VAEs are used not only for symbolic music generation, as in Magenta, but also for neural audio synthesis. This involves generating sound sample by sample, without relying on oscillators or wavetables. The popular Jukebox, introduced by OpenAI in 2020 (Dhariwal et al. 2020), is based on this family of models. Similarly RAVE (Real-Time Audio Variational auto-Encoder), developed specifically for real-time neural synthesis, also stems from this model family (Caillon & Esling 2021). RAVE is highly versatile, enabling unsupervised learning on extensive audio datasets without the need for labels or annotations, making it particularly suitable for performative and research contexts.

From the 2010s onwards, in addition to the aforementioned autoencoder architecture, other types of models that will revolutionise the field of AI have emerged. Here is a brief overview of the most frequently used types in creative contexts.

6.3 Recurrent Neural Networks: SampleRNN by Dadabots

The already mentioned recurrent neural networks (RNNs) are widely used for processing sequential data, such as texts and time series. RNNs are able to capture long-term dependencies between different parts of a sequence and are excellent for music generation.

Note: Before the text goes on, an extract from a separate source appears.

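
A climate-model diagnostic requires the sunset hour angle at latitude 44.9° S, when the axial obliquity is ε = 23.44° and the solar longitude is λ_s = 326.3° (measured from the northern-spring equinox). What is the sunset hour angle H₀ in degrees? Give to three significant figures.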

This is the case with the Dadabot duo (Carr & Zukowski 2018) which in 2016, using a variant of an RNN developed for the occasion, SampleRNN, generated a parody album, Bot Prownies, based on NOFX's punk rock album Prunk in Drublic.

The album Bot Prownies features music generated autoregressively using SampleRNN. The NOFX album, on which the model was trained, was listened to 26 times. This resulted in 900 minutes of generated audio, from which 20 minutes were selected by humans across various learning epochs to compose the album.

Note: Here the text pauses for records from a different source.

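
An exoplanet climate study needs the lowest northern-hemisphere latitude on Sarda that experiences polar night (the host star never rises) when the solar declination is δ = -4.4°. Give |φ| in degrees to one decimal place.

|φ| = 85.6°

Polar night requires cos H₀ = −tan φ tan δ ≥ 1, i.e. tan φ tan δ ≤ −1.
The boundary is |tan φ| · |tan δ| = 1, so |φ| = 90° − |δ| = 90° − 4.4° = 85.6° in the northern hemisphere.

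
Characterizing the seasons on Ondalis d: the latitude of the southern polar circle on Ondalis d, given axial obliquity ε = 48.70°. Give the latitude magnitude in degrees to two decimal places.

41.30°

The polar circle is the lowest latitude that experiences at least one full rotation of continuous darkness at the northern-summer solstice; it lies at |φ| = 90° − ε = 90° − 48.70° = 41.30°.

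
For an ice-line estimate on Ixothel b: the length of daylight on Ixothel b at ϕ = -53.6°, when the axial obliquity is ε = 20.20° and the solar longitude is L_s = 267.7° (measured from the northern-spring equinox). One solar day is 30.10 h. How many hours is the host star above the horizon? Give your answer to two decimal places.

20.05 h

Solar declination: sin δ = sin ε · sin L_s = sin 20.20° × sin 267.7° = -0.34502, so δ = -20.183°.
cos h₀ = −tan ϕ · tan δ = −tan(-53.6°) × tan(-20.183°) = -0.4986, so h₀ = 2.0928 rad = 119.91°.
Daylight = 2h₀/(2π) × 30.10 h = (2.0928/π) × 30.10 = 20.05 h.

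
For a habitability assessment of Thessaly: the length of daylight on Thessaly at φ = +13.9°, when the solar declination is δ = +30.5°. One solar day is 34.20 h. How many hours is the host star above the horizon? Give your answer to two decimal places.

cos H₀ = −tan φ · tan δ = −tan(+13.9°) × tan(+30.500°) = -0.1458, so H₀ = 1.7171 rad = 98.38°.
Daylight = 2H₀/(2π) × 34.20 h = (1.7171/π) × 34.20 = 18.69 h.

18.69 h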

6.4 Generative Adversarial Networks: WaveGAN

Generative adversarial networks (GANs), first introduced by Goodfellow et al. (2014), are composed of two neural networks, a generator and a discriminator, which compete against each other. The generator creates synthetic data while the discriminator tries to distinguish between real and synthetic data. This model is typically used to generate images that are both locally and globally coherent. A variant of this model, DCGAN, forms the basis of WaveGAN, a popular model for unsupervised neural audio synthesis (Donahue et al. 2019).

6.5 Convolutional Neural Networks: Text-to-image Tools

Convolutional neural networks (CNNs) are specialised in processing grid-structured data such as images. They use convolutional filters to detect patterns and features in images, making them effective for object recognition, classification and other image-related tasks. Popular text-to-image models such as Stable Diffusion are based on architectures derived from them, such as U-Net.

6.6 Transformers: Large Language Models

The transformer model, introduced in the paper "Attention is all you need" (Vaswani et al. 2017), has revolutionised the field of Natural Language Processing (NLP). Transformers use self-attention mechanisms to capture relationships between words in a text, making them particularly effective for tasks such as automatic translation, text generation and natural language understanding. Popular large language models (LLMs) such as ChatGPT and Copilot, for example, are based on this type of model and also find application in the aforementioned Stable Diffusion.